Lucrative offers from the United States and Qatar came in but Raul chose the Champions League of Schalke and despite a role change from main striker to playing in the gap just behind Klaas Jan-Huntelaar, the goals still flowed and so did the trophies.
Schalke won the DFB Pokal and the DFL-Supercup, as well as reaching the semi-finals of the Champions League, while Raul and Huntelaar struck a deadly partnership, the Spaniard hitting 40 goals in 98 games alongside his Dutch partner who notched 61 goals in the same two year period.
It was testament to his time in Germany that after just two years, Schalke retired his number 7 shirt out of respect for the prolific attacker who concluded his time in Europe by joining Al Sadd. Typically, he scored 9 goals in 22 appearances to win the club their first title in five years and he also became captain, his ability to become an entity that transcends the club has clearly not yet ceased.
He will be back in the Bernabeu for one night of friendly action where he will play a part in a tribute to a man he will surely join in legendary status when his career is looked at with hindsight. It was goals, goals and more goals, all done without the arrogance or hubris that flaws so many of the game’s modern pros or the indiscipline that can fall so many, he has picked up just 13 yellow cards and 0 reds during his career that is now entering its 20th year.
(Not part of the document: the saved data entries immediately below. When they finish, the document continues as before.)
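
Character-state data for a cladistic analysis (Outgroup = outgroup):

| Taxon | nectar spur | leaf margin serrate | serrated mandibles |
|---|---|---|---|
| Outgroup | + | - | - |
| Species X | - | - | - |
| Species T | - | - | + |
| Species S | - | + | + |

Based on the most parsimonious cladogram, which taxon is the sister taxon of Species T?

Species S

Character polarity is set by the outgroup: the derived state is whichever differs from the outgroup's state, so for nectar spur the derived state is '-', and for the remaining characters it is '+'.
nectar spur (derived state '-') is shared by all ingroup taxa — unites the whole ingroup.
leaf margin serrate: derived state '+' in Species S only — an autapomorphy, so it tells us nothing about relationships among taxa.
serrated mandibles (derived state '+') is shared by Species S and Species T — a synapomorphy uniting that clade.
Most parsimonious ingroup topology: (Species X,(Species T,Species S)).
Species T and Species S form a cherry on this tree, so they are sister taxa.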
It will be a career that, when glanced back upon, reads a tonne of goals and an array of silverware and individual honours that span far down the page but there will be one glaring absence in his inability to win the Balon D’Or award.
It will not bother Raul too much, a player who has become synonymous with one of the world’s biggest clubs and back on that night in Zaragoza, when he was given the task of inheriting the famous role of Butragueno, it would have been impossible to predict the teenager would go on to achieve so much.